Self-Inflicted Wounds on the VoIP Regulatory Question

            Without a doubt, Chairman Pai must be basking in the limelight and congratulating himself for delivering an unimpeachable document that will survive judicial review.   Perhaps, but I would like to raise the VoIP question.

            Until now, the FCC has managed to avoid classifying VoIP so that it can mandate universal service contributions from VoIP services that access the PSTN.  The reemphasis on mutual exclusivity between basic telephony and enhanced, information services may force the Commission’s hand.  How can the FCC emphasize access to the PSTN, use of telephone numbers, the degree of accessibility by the public and the nature of interconnection to justify the unregulation of wireless broadband even as these factors pretty much line up in favor of treating VoIP as the functional equivalent of common carrier, regulated voice telephony?

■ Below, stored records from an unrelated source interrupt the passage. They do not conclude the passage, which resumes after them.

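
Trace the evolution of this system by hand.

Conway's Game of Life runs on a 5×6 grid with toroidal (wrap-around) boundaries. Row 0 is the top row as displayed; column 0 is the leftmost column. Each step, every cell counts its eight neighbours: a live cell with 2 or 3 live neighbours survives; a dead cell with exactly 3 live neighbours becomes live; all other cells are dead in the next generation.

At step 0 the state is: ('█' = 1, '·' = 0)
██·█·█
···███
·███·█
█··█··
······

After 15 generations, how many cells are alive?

t=0: ██·█·█
···███
·███·█
█··█··
······
t=1: █·██·█
······
·█···█
██·██·
·██·██
t=2: █·██·█
·██·██
·██·██
···█··
······
t=3: █·██·█
······
·█···█
··███·
··███·
t=4: ·██··█
·██·██
··███·
·█···█
······
t=5: ·█████
·····█
······
··███·
·██···
t=6: ·█·███
█·██·█
···██·
·███··
█····█
t=7: ·█·█··
██····
█····█
████·█
·····█
t=8: ·██···
·██··█
····█·
·██···
···█·█
t=9: ·█·██·
████··
█··█··
··███·
█··█··
t=10: ····██
█····█
█····█
·██·██
·█···█
t=11: ····█·
······
······
·██·█·
·███··
t=12: ··██··
······
······
·█····
·█··█·
t=13: ··██··
······
······
······
·█·█··
t=14: ··██··
······
······
······
···█··
t=15: ··██··
······
······
······
··██··

4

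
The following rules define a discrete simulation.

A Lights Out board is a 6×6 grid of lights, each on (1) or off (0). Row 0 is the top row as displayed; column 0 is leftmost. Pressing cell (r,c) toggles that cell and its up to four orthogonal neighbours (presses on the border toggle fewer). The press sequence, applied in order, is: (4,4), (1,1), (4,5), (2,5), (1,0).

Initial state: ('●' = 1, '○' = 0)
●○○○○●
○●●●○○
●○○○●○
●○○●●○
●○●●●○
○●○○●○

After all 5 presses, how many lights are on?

gen 0: ●○○○○●
○●●●○○
●○○○●○
●○○●●○
●○●●●○
○●○○●○
gen 1: ●○○○○●
○●●●○○
●○○○●○
●○○●○○
●○●○○●
○●○○○○
gen 2: ●●○○○●
●○○●○○
●●○○●○
●○○●○○
●○●○○●
○●○○○○
gen 3: ●●○○○●
●○○●○○
●●○○●○
●○○●○●
●○●○●○
○●○○○●
gen 4: ●●○○○●
●○○●○●
●●○○○●
●○○●○○
●○●○●○
○●○○○●
gen 5: ○●○○○●
○●○●○●
○●○○○●
●○○●○○
●○●○●○
○●○○○●

14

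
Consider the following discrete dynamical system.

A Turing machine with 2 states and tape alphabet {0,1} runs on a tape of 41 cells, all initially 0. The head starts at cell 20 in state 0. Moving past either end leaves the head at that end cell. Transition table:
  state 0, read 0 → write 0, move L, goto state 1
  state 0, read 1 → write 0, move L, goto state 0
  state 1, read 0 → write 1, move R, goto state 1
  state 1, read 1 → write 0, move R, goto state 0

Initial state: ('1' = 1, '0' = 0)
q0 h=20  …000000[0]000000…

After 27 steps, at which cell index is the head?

0) q0 h=20  …000000[0]000000…
1) q1 h=19  …000000[0]000000…
2) q1 h=20  …000001[0]000000…
3) q1 h=21  …000011[0]000000…
4) q1 h=22  …000111[0]000000…
5) q1 h=23  …001111[0]000000…
6) q1 h=24  …011111[0]000000…
7) q1 h=25  …111111[0]000000…
8) q1 h=26  …111111[0]000000…
9) q1 h=27  …111111[0]000000…
10) q1 h=28  …111111[0]000000…
11) q1 h=29  …111111[0]000000…
12) q1 h=30  …111111[0]000000…
13) q1 h=31  …111111[0]000000…
14) q1 h=32  …111111[0]000000…
15) q1 h=33  …111111[0]000000…
16) q1 h=34  …111111[0]000000|
17) q1 h=35  …111111[0]00000|
18) q1 h=36  …111111[0]0000|
19) q1 h=37  …111111[0]000|
20) q1 h=38  …111111[0]00|
21) q1 h=39  …111111[0]0|
22) q1 h=40  …111111[0]|
23) q1 h=40  …111111[1]|
24) q0 h=40  …111111[0]|
25) q1 h=39  …111111[1]0|
26) q0 h=40  …111110[0]|
27) q1 h=39  …111111[0]0|

39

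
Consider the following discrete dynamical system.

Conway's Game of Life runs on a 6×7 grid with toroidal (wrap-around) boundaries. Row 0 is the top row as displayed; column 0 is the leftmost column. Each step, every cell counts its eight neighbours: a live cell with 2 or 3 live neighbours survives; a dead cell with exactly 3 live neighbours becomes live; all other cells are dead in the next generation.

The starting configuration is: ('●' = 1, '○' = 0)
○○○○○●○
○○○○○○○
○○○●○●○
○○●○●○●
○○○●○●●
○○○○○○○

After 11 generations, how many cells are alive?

k=0  ○○○○○●○
○○○○○○○
○○○●○●○
○○●○●○●
○○○●○●●
○○○○○○○
k=1  ○○○○○○○
○○○○●○○
○○○●●●○
○○●○○○●
○○○●●●●
○○○○●●●
k=2  ○○○○●○○
○○○●●●○
○○○●●●○
○○●○○○●
●○○●○○○
○○○●○○●
k=3  ○○○○○○○
○○○○○○○
○○●○○○●
○○●○○●●
●○●●○○●
○○○●●○○
k=4  ○○○○○○○
○○○○○○○
○○○○○●●
○○●○○●○
●●●○○○●
○○●●●○○
k=5  ○○○●○○○
○○○○○○○
○○○○○●●
○○●○○●○
●○○○●●●
●○●●○○○
k=6  ○○●●○○○
○○○○○○○
○○○○○●●
●○○○○○○
●○●○●●○
●●●●○●○
k=7  ○○○●●○○
○○○○○○○
○○○○○○●
●●○○●○○
●○●○●●○
●○○○○●○
k=8  ○○○○●○○
○○○○○○○
●○○○○○○
●●○●●○○
●○○●●●○
○●○○○●○
k=9  ○○○○○○○
○○○○○○○
●●○○○○○
●●●●○●○
●○○●○●○
○○○●○●●
k=10  ○○○○○○○
○○○○○○○
●○○○○○●
○○○●○○○
●○○●○●○
○○○○○●●
k=11  ○○○○○○○
○○○○○○○
○○○○○○○
●○○○●○○
○○○○○●○
○○○○●●●

6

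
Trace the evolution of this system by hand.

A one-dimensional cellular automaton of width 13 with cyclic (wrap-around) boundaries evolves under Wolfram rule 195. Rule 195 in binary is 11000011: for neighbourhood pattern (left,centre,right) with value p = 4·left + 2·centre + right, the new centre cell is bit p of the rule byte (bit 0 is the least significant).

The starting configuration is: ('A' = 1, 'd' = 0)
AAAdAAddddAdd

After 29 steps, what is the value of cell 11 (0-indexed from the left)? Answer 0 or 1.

1

[0] AAAdAAddddAdd
[1] dAAddAdAAAddA
[2] ddAdAdddAAdAd
[3] AAddddAAdAddd
[4] dAdAAAdAdddAA
[5] ddddAAdddAAdA
[6] dAAAdAdAAdAdd
[7] AdAAddddAdddA
[8] AddAdAAAddAAd
[9] ddAdddAAdAdAd
[10] AAddAAdAddddd
[11] dAdAdAdddAAAA
[12] dddddddAAdAAA
[13] dAAAAAAdAddAA
[14] ddAAAAAdddAdA
[15] dAdAAAAdAAddd
[16] AdddAAAddAdAA
[17] AdAAdAAdAdddA
[18] AddAddAdddAAd
[19] ddAddAddAAdAd
[20] AAddAddAdAddd
[21] dAdAddAddddAA
[22] dddddAddAAAdA
[23] dAAAAddAdAAdd
[24] AdAAAdAdddAdA
[25] AddAAdddAAddd
[26] ddAdAdAAdAdAA
[27] dAdddddAddddA
[28] dddAAAAddAAAd
[29] AAAdAAAdAdAAd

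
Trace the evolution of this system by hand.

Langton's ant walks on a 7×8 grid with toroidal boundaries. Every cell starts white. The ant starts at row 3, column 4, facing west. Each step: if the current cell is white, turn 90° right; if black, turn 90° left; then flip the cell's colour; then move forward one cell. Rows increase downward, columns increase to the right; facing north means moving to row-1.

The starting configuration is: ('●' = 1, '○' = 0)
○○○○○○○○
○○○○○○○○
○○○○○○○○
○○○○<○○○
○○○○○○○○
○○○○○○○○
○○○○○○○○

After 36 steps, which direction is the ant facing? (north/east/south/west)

0) ○○○○○○○○
○○○○○○○○
○○○○○○○○
○○○○<○○○
○○○○○○○○
○○○○○○○○
○○○○○○○○
1) ○○○○○○○○
○○○○○○○○
○○○○^○○○
○○○○●○○○
○○○○○○○○
○○○○○○○○
○○○○○○○○
2) ○○○○○○○○
○○○○○○○○
○○○○●>○○
○○○○●○○○
○○○○○○○○
○○○○○○○○
○○○○○○○○
3) ○○○○○○○○
○○○○○○○○
○○○○●●○○
○○○○●v○○
○○○○○○○○
○○○○○○○○
○○○○○○○○
4) ○○○○○○○○
○○○○○○○○
○○○○●●○○
○○○○<●○○
○○○○○○○○
○○○○○○○○
○○○○○○○○
5) ○○○○○○○○
○○○○○○○○
○○○○●●○○
○○○○○●○○
○○○○v○○○
○○○○○○○○
○○○○○○○○
6) ○○○○○○○○
○○○○○○○○
○○○○●●○○
○○○○○●○○
○○○<●○○○
○○○○○○○○
○○○○○○○○
7) ○○○○○○○○
○○○○○○○○
○○○○●●○○
○○○^○●○○
○○○●●○○○
○○○○○○○○
○○○○○○○○
8) ○○○○○○○○
○○○○○○○○
○○○○●●○○
○○○●>●○○
○○○●●○○○
○○○○○○○○
○○○○○○○○
9) ○○○○○○○○
○○○○○○○○
○○○○●●○○
○○○●●●○○
○○○●v○○○
○○○○○○○○
○○○○○○○○
10) ○○○○○○○○
○○○○○○○○
○○○○●●○○
○○○●●●○○
○○○●○>○○
○○○○○○○○
○○○○○○○○
11) ○○○○○○○○
○○○○○○○○
○○○○●●○○
○○○●●●○○
○○○●○●○○
○○○○○v○○
○○○○○○○○
12) ○○○○○○○○
○○○○○○○○
○○○○●●○○
○○○●●●○○
○○○●○●○○
○○○○<●○○
○○○○○○○○
13) ○○○○○○○○
○○○○○○○○
○○○○●●○○
○○○●●●○○
○○○●^●○○
○○○○●●○○
○○○○○○○○
14) ○○○○○○○○
○○○○○○○○
○○○○●●○○
○○○●●●○○
○○○●●>○○
○○○○●●○○
○○○○○○○○
15) ○○○○○○○○
○○○○○○○○
○○○○●●○○
○○○●●^○○
○○○●●○○○
○○○○●●○○
○○○○○○○○
16) ○○○○○○○○
○○○○○○○○
○○○○●●○○
○○○●<○○○
○○○●●○○○
○○○○●●○○
○○○○○○○○
17) ○○○○○○○○
○○○○○○○○
○○○○●●○○
○○○●○○○○
○○○●v○○○
○○○○●●○○
○○○○○○○○
18) ○○○○○○○○
○○○○○○○○
○○○○●●○○
○○○●○○○○
○○○●○>○○
○○○○●●○○
○○○○○○○○
19) ○○○○○○○○
○○○○○○○○
○○○○●●○○
○○○●○○○○
○○○●○●○○
○○○○●v○○
○○○○○○○○
20) ○○○○○○○○
○○○○○○○○
○○○○●●○○
○○○●○○○○
○○○●○●○○
○○○○●○>○
○○○○○○○○
21) ○○○○○○○○
○○○○○○○○
○○○○●●○○
○○○●○○○○
○○○●○●○○
○○○○●○●○
○○○○○○v○
22) ○○○○○○○○
○○○○○○○○
○○○○●●○○
○○○●○○○○
○○○●○●○○
○○○○●○●○
○○○○○<●○
23) ○○○○○○○○
○○○○○○○○
○○○○●●○○
○○○●○○○○
○○○●○●○○
○○○○●^●○
○○○○○●●○
24) ○○○○○○○○
○○○○○○○○
○○○○●●○○
○○○●○○○○
○○○●○●○○
○○○○●●>○
○○○○○●●○
25) ○○○○○○○○
○○○○○○○○
○○○○●●○○
○○○●○○○○
○○○●○●^○
○○○○●●○○
○○○○○●●○
26) ○○○○○○○○
○○○○○○○○
○○○○●●○○
○○○●○○○○
○○○●○●●>
○○○○●●○○
○○○○○●●○
27) ○○○○○○○○
○○○○○○○○
○○○○●●○○
○○○●○○○○
○○○●○●●●
○○○○●●○v
○○○○○●●○
28) ○○○○○○○○
○○○○○○○○
○○○○●●○○
○○○●○○○○
○○○●○●●●
○○○○●●<●
○○○○○●●○
29) ○○○○○○○○
○○○○○○○○
○○○○●●○○
○○○●○○○○
○○○●○●^●
○○○○●●●●
○○○○○●●○
30) ○○○○○○○○
○○○○○○○○
○○○○●●○○
○○○●○○○○
○○○●○<○●
○○○○●●●●
○○○○○●●○
31) ○○○○○○○○
○○○○○○○○
○○○○●●○○
○○○●○○○○
○○○●○○○●
○○○○●v●●
○○○○○●●○
32) ○○○○○○○○
○○○○○○○○
○○○○●●○○
○○○●○○○○
○○○●○○○●
○○○○●○>●
○○○○○●●○
33) ○○○○○○○○
○○○○○○○○
○○○○●●○○
○○○●○○○○
○○○●○○^●
○○○○●○○●
○○○○○●●○
34) ○○○○○○○○
○○○○○○○○
○○○○●●○○
○○○●○○○○
○○○●○○●>
○○○○●○○●
○○○○○●●○
35) ○○○○○○○○
○○○○○○○○
○○○○●●○○
○○○●○○○^
○○○●○○●○
○○○○●○○●
○○○○○●●○
36) ○○○○○○○○
○○○○○○○○
○○○○●●○○
>○○●○○○●
○○○●○○●○
○○○○●○○●
○○○○○●●○

east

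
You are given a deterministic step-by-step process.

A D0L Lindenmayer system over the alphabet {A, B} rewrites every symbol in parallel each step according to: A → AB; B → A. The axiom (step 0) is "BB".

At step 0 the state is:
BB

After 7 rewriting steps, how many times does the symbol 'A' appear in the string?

26

0) BB
1) AA
2) ABAB
3) ABAABA
4) ABAABABAAB
5) ABAABABAABAABABA
6) ABAABABAABAABABAABABAABAAB
7) ABAABABAABAABABAABABAABAABABAABAABABAABABA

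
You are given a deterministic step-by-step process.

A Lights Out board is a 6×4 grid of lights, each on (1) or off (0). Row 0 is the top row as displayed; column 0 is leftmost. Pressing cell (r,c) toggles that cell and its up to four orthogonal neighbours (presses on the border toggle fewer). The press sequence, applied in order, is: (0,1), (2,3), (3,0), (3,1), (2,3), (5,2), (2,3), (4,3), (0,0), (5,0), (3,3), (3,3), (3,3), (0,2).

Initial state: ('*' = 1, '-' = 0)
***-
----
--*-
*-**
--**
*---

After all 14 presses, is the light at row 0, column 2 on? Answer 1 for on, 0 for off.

step 0: ***-
----
--*-
*-**
--**
*---
step 1: ----
-*--
--*-
*-**
--**
*---
step 2: ----
-*-*
---*
*-*-
--**
*---
step 3: ----
-*-*
*--*
-**-
*-**
*---
step 4: ----
-*-*
**-*
*---
****
*---
step 5: ----
-*--
***-
*--*
****
*---
step 6: ----
-*--
***-
*--*
**-*
****
step 7: ----
-*-*
**-*
*---
**-*
****
step 8: ----
-*-*
**-*
*--*
***-
***-
step 9: **--
**-*
**-*
*--*
***-
***-
step 10: **--
**-*
**-*
*--*
-**-
--*-
step 11: **--
**-*
**--
*-*-
-***
--*-
step 12: **--
**-*
**-*
*--*
-**-
--*-
step 13: **--
**-*
**--
*-*-
-***
--*-
step 14: *-**
****
**--
*-*-
-***
--*-

1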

 Employment, Innovation and Investment

            The document reiterates how network neutrality and the Title II classification decimated the telecommunications ecosystem with all sorts of disincentives.  However, the Commission never proves causality, nor does it have evidence that it, or the sponsored research it chose to embrace, can prove causality: that network neutrality and/or common carrier status constituted the direct cause for any and all reduction in employment, innovation and investment.

            Ironically, while the document obsessively invokes the gospel of disincentives, later the Commission emphasizes that ongoing investment in plant constitutes one of the major reasons the broadband marketplace is robustly competitive. 

            Compare these two conclusions:

The Commission has long recognized that regulatory burdens and uncertainty, such as those inherent in Title II, can deter investment by regulated entities . . .. The balance of the evidence in the record suggests that Title II classification has reduced ISP investment in the network as well as hampered innovation because of regulatory uncertainty. ¶88


With the advent of 5G technologies promising sharply increased mobile speeds in the near future, the pressure mobile exerts in the broadband market place is likely to grow even more significant.¶130

            Let me get this straight.  Without identifying evidence of causality and generating or identifying anything close to peer review worthy data, the FCC concludes that the Obama era Network Neutrality regime singularly caused a woeful decline in broadband plant.  Yet at the very same time, during the Obama-managed FCC, carriers like AT&T and Verizon expedited 5G plant investment, unimpeachable proof of how competitive the broadband marketplace has become, particularly in light of the functional equivalency of wired and wireless networks.


            Can the FCC have it both ways, or might a reviewing court question the science, economics and lawfulness of the FCC’s rationales for reclassification?  That’s the Trillion Dollar question.